Henry was short of food, his weary army had marched two hundred and sixty miles in barely two and a half weeks, and many of his men were suffering from dysentery and other diseases. Charles d’Albret, the Constable of France, commanding the French army, was still between him and Calais; his enemies outnumbered him hugely; and his strength could only decline while theirs increased. Constable d’Albret could expect additional reinforcements soon — indeed, the Dukes of Brabant, Anjou, and Brittany, each commanding another fifteen hundred to two thousand men, were even now marching to join him — and if the English were foolish enough to move out of their current position the overwhelming French cavalry would cut them to pieces. They knew they had him and, in the fullness of time, they intended to repay the arrogant English with interest for those earlier battles like Crecy and Poitiers. But for now the Constable, in no hurry to bring on a battle, preferred to negotiate and stall for time and the arrival of yet more troops. After all, the English position was ultimately hopeless.
Which was why Henry had decided to attack.
“Does anyone have any idea why those humans — the ‘English’ — are doing that?” Garsul asked almost plaintively.
Despite the nausea roiling around inside him, he’d discovered he couldn’t look away from the outsized display. There was something so hideously . . . mesmerizing about watching thousands upon thousands of putatively intelligent beings march towards one another bent on organized murder. No Barthon could have done it, he knew that much!
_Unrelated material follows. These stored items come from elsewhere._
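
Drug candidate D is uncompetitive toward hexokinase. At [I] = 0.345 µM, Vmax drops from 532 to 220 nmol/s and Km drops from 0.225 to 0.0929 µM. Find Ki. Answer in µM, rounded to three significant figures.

0.243 µM

Uncompetitive: Vmax,app = Vmax/α (and Km,app = Km/α) with α = 1 + [I]/Ki.
α = Vmax/Vmax,app = 532/220 = 2.418.
Since α = 1 + [I]/Ki, [I]/Ki = 2.418 − 1 = 1.418 and Ki = 0.345/1.418 = 0.243 µM.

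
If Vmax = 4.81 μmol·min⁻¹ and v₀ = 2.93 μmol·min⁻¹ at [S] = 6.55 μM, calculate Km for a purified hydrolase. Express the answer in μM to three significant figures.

v/Vmax = 2.93/4.81 = 0.6091 = [S]/(Km+[S]).
So Km + [S] = [S]/0.6091 = 10.75 μM, giving Km = 10.75 − 6.55 = 4.20 μM.

4.20 μM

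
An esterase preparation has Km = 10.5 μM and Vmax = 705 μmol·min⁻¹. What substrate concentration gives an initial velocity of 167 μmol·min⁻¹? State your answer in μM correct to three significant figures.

The required fractional saturation is v/Vmax = 167/705 = 0.2369.
Then [S]/(Km+[S]) = 0.2369 ⇒ [S] = 10.5 × 0.2369/(1 − 0.2369) = 3.26 μM.

3.26 μM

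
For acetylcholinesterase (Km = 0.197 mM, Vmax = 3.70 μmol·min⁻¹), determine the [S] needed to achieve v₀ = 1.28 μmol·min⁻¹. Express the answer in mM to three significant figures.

0.104 mM

The required fractional saturation is v/Vmax = 1.28/3.70 = 0.3459.
Then [S]/(Km+[S]) = 0.3459 ⇒ [S] = 0.197 × 0.3459/(1 − 0.3459) = 0.104 mM.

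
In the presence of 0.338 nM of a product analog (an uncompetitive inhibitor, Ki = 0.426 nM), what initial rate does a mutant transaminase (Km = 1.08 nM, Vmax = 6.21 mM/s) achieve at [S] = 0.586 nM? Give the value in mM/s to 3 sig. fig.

With α = 1 + [I]/Ki = 1 + 0.338/0.426 = 1.793, the uncompetitive rate law is v = (Vmax/α)·[S] / (Km/α + [S]).
v = (6.21/1.793)×0.586 / (1.08/1.793 + 0.586) = 2.029/1.188 = 1.71 mM/s.

1.71 mM/s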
“I’m not certain,” Kurgahr said slowly.
Of all the watching Barthoni, the historian came closest to possessing some knowledge of “military history,” although even his knowledge of the subject was slight. There wasn’t any Barthon “military history” to study, and while some other member species of the Hegemony were considerably more combative than the Barthoni, very, very few of them were remotely as bloodthirsty — a term no one in the Hegemony had even used until the Shongairi arrived — as humans appeared to be. None of them were represented in Garsul’s survey team, either, but Kurgahr at least had their histories available.
“I think the ‘English’ have decided they have nothing to lose,” he went on slowly. “Surely they must realize as well as the ‘French’ that they can’t hope to win, yet they appear to have chosen to provoke combat, anyway.” He twitched his upper shoulders in a shrug of bafflement. “I think this race may be even crazier than we thought. It looks to me like they’d rather attack, even knowing it means they’ll all be killed, than do the sane thing and surrender!”
“That’s a classic example of the worst sort of species chauvinism!” Joraym said testily. “You’re unfairly applying our Barthoncentric psychological standards to a juvenile, alien race, Kurgahr. As a historian, you of all people should know how inherently fallacious that kind of pseudo-logic is!”
“Oh?” Kurgahr looked at the xenoanthropologist scornfully. “And do you have a better explanation for why they’re doing that?”
He gestured towards the display, where the English army had slogged its way northward along the plowed, muddy strip of open ground towards its overwhelmingly powerful foe. The unarmored archers moved much more easily and nimbly than the armored men-at-arms, even with the long, sharpened stakes they carried. On the other hand, that same lack of armor meant that if the other side ever got to grips with them….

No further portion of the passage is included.